In the first financial year, around INR 6,400 crore has been spent. Almost 55% of that has been channelled to education, skills, livelihoods, health and sanitation. Most of the companies have projects in industrialised parts of the country, Maharashtra and Gujarat leading the pack. Only about 2% of INR 6,400 cr have gone to PM’s relief fund.
Mukund Rajan, Co-chair, CII’s National Committee on CSR said, “the results of the analysis should put many discussions on the subject in perspective. Corporate India has clearly attempted to contribute to nation building which was Government's and Parliament's purpose of legislating CSR. The participation of businesses will scale and will be assisted by the results outlined by this report."
The purpose of the study has been for key stakeholders to reflect on the first year of the legislation. As the results show, it hasn’t been easy for companies to interpret various aspects of CSR legislation. Many clarifications came throughout the year. Just as the Anil Baijal’s High Level Committee has recommended, the government should allow a few years for the legislation to mature and stabilise.

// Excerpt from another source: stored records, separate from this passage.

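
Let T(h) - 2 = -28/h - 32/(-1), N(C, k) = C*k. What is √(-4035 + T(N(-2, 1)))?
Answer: 3*I*√443 ≈ 63.143*I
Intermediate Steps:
T(h) = 34 - 28/h (T(h) = 2 + (-28/h - 32/(-1)) = 2 + (-28/h - 32*(-1)) = 2 + (-28/h + 32) = 2 + (32 - 28/h) = 34 - 28/h)
√(-4035 + T(N(-2, 1))) = √(-4035 + (34 - 28/((-2*1)))) = √(-4035 + (34 - 28/(-2))) = √(-4035 + (34 - 28*(-½))) = √(-4035 + (34 + 14)) = √(-4035 + 48) = √(-3987) = 3*I*√443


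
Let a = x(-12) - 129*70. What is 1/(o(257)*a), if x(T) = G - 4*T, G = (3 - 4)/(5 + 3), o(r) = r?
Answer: -8/18467249 ≈ -4.3320e-7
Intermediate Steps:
G = -⅛ (G = -1/8 = -1*⅛ = -⅛ ≈ -0.12500)
x(T) = -⅛ - 4*T
a = -71857/8 (a = (-⅛ - 4*(-12)) - 129*70 = (-⅛ + 48) - 9030 = 383/8 - 9030 = -71857/8 ≈ -8982.1)
1/(o(257)*a) = 1/(257*(-71857/8)) = (1/257)*(-8/71857) = -8/18467249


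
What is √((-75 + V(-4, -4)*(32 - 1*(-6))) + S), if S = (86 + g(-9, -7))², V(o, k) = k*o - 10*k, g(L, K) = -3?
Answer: √8942 ≈ 94.562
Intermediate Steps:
V(o, k) = -10*k + k*o
S = 6889 (S = (86 - 3)² = 83² = 6889)
√((-75 + V(-4, -4)*(32 - 1*(-6))) + S) = √((-75 + (-4*(-10 - 4))*(32 - 1*(-6))) + 6889) = √((-75 + (-4*(-14))*(32 + 6)) + 6889) = √((-75 + 56*38) + 6889) = √((-75 + 2128) + 6889) = √(2053 + 6889) = √8942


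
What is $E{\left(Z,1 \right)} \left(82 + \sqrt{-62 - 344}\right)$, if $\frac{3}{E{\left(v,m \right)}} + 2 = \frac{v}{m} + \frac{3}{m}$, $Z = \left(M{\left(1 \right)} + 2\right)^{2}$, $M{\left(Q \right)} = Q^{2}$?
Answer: $\frac{123}{5} + \frac{3 i \sqrt{406}}{10} \approx 24.6 + 6.0448 i$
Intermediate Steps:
$Z = 9$ ($Z = \left(1^{2} + 2\right)^{2} = \left(1 + 2\right)^{2} = 3^{2} = 9$)
$E{\left(v,m \right)} = \frac{3}{-2 + \frac{3}{m} + \frac{v}{m}}$ ($E{\left(v,m \right)} = \frac{3}{-2 + \left(\frac{v}{m} + \frac{3}{m}\right)} = \frac{3}{-2 + \left(\frac{3}{m} + \frac{v}{m}\right)} = \frac{3}{-2 + \frac{3}{m} + \frac{v}{m}}$)
$E{\left(Z,1 \right)} \left(82 + \sqrt{-62 - 344}\right) = 3 \cdot 1 \frac{1}{3 + 9 - 2} \left(82 + \sqrt{-62 - 344}\right) = 3 \cdot 1 \frac{1}{3 + 9 - 2} \left(82 + \sqrt{-406}\right) = 3 \cdot 1 \cdot \frac{1}{10} \left(82 + i \sqrt{406}\right) = \frac{3 \left(82 + i \sqrt{406}\right)}{10} = \frac{123}{5} + \frac{3 i \sqrt{406}}{10}$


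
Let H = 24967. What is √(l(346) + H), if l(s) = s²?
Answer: √144683 ≈ 380.37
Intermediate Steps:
√(l(346) + H) = √(346² + 24967) = √(119716 + 24967) = √144683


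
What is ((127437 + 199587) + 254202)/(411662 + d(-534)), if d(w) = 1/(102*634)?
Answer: 37586722968/26621358217 ≈ 1.4119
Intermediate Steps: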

CII via its members has been one of most active business-led organisation engaged in development activities. CII Foundation and CII-ITC Centre of Excellence for Sustainable Development, have been contributing to improving the CSR legislation, building capacities of companies on various subject matters, and enabling collaborations and partnerships between business, governments and NGOs. It launched Sammaan, a platform in partnership with IICA and BSE to facilitate companies to find relevant NGO partners.